The Citrix study found that nearly 90% of respondents said they want the flexibility to continue to work at home and in the office post-pandemic.

“Regardless of their physical location, employees need to be empowered with tools that provide a consistent, secure and reliable experience and allow them to work the way they work best,” Minahan said.

Digital Workspaces are the Future of Work

Savvy organizations are responding by embracing the concept of the go-with-you-anywhere digital workspace.
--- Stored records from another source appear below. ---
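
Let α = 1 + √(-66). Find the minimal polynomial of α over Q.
m_α(x) = x^2 - 2x + 67

From α - 1 = √(-66), squaring gives (α - 1)^2 = -66, i.e. α^2 - 2α + 1 = -66, so α^2 - 2α + 67 = 0. The discriminant of x^2 - 2x + 67 is (-2)^2 - 4·(67) = 4 - 268 = -264, and 4·(-66) is not a perfect square in Q since -66 is squarefree and ≠ 1. Hence x^2 - 2x + 67 is irreducible over Q and is the minimal polynomial of α.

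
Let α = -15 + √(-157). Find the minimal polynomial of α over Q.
m_α(x) = x^2 + 30x + 382

From α + 15 = √(-157), squaring gives (α + 15)^2 = -157, i.e. α^2 + 30α + 225 = -157, so α^2 + 30α + 382 = 0. The discriminant of x^2 + 30x + 382 is (30)^2 - 4·(382) = 900 - 1528 = -628, and 4·(-157) is not a perfect square in Q since -157 is squarefree and ≠ 1. Hence x^2 + 30x + 382 is irreducible over Q and is the minimal polynomial of α.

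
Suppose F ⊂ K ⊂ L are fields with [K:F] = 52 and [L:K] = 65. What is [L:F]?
[L:F] = 3380

The tower law says that for any tower of field extensions F ⊂ K ⊂ L with finite degrees, [L:F] = [L:K] · [K:F]. Here this gives [L:F] = 65 · 52 = 3380.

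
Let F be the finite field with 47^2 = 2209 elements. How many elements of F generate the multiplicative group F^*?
There are φ(2208) = 704 primitive elements

F_q^* is cyclic of order q - 1 = 2208. A cyclic group of order m has exactly φ(m) generators. Here m = 2208 = 2^5 · 3 · 23, so the number of primitive elements is φ(2208) = 704.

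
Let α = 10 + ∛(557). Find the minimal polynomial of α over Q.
m_α(x) = x^3 - 30x^2 + 300x - 1557

Set β = α - 10 = ∛(557), so β^3 = 557. Then (α - 10)^3 - 557 = 0, i.e. α is a root of g(x) = (x - 10)^3 - 557 = x^3 - 30x^2 + 300x - 1557. Since g(x) = h(x - 10) where h(x) = x^3 - 557, and h is irreducible over Q (because 557 is not a perfect cube, so h has no rational root, and a monic cubic with no rational root is irreducible), g is also irreducible (irreducibility is preserved under the substitution x → x - 10). Hence m_α(x) = x^3 - 30x^2 + 300x - 1557.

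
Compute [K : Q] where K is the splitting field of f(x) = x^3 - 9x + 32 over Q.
[K : Q] = 6

By the rational root test, any rational root of the monic integer polynomial f(x) = x^3 - 9x + 32 must be an integer dividing the constant term 32, i.e. one of ±{1, 2, 4, 8, 16, 32}. Evaluating: f(1) = 24, f(-1) = 40, f(2) = 22, f(-2) = 42, f(4) = 60, f(-4) = 4, f(8) = 472, f(-8) = -408, f(16) = 3984, f(-16) = -3920, f(32) = 32512, f(-32) = -32448; none is 0, so f has no rational root and is therefore irreducible over Q (a cubic with no linear factor over a field is irreducible). For an irreducible cubic, the Galois group is A_3 or S_3 according as the discriminant disc(f) = -4a^3 - 27b^2 = -4·(-9)^3 - 27·(32)^2 = -24732 is or is not a square in Q. Here disc(f) = -24732 is not a perfect square in Q, so the Galois group of f over Q is not contained in A_3 and must be all of S_3. The splitting field has degree |S_3| = 6 over Q, so [K : Q] = 6.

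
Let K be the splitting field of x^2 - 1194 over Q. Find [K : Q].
[K : Q] = 2

f(x) = x^2 - 1194 factors as (x - √1194)(x + √1194). The splitting field is K = Q(√1194). Since 1194 is squarefree and > 1, it is not a perfect square, so x^2 - 1194 is irreducible over Q and [Q(√1194) : Q] = 2. Hence [K : Q] = 2.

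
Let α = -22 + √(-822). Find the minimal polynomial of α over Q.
m_α(x) = x^2 + 44x + 1306

From α + 22 = √(-822), squaring gives (α + 22)^2 = -822, i.e. α^2 + 44α + 484 = -822, so α^2 + 44α + 1306 = 0. The discriminant of x^2 + 44x + 1306 is (44)^2 - 4·(1306) = 1936 - 5224 = -3288, and 4·(-822) is not a perfect square in Q since -822 is squarefree and ≠ 1. Hence x^2 + 44x + 1306 is irreducible over Q and is the minimal polynomial of α.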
With digital workspaces, Citrix said, companies can:

  • Unify work – Whether at home, on plane or in an office, employees have consistent and reliable access to all the resources they need to be productive across any work channel, device or location
  • Secure work – Contextual access and app security ensure applications and information remain secure-no matter where work happens, and
  • Simplify work – Intelligence capabilities like machine learning, virtual assistants and simplified workflows personalize, guide, and automate the work experience so employees can work free from noise and perform at their best.

According to the survey, 72% of employees say working in a digital workspace has improved their productivity, and 77% indicate they have aided collaboration.

Almost 90% of participants in Work Your Way say their companies use digital workspace software platforms to facilitate hybrid/distributed working. And they are delivering results.

“In creating a layer between employees and the technology that frustrates them, companies can empower them to efficiently engage with the apps they need to execute work and achieve their goals,” Minahan said.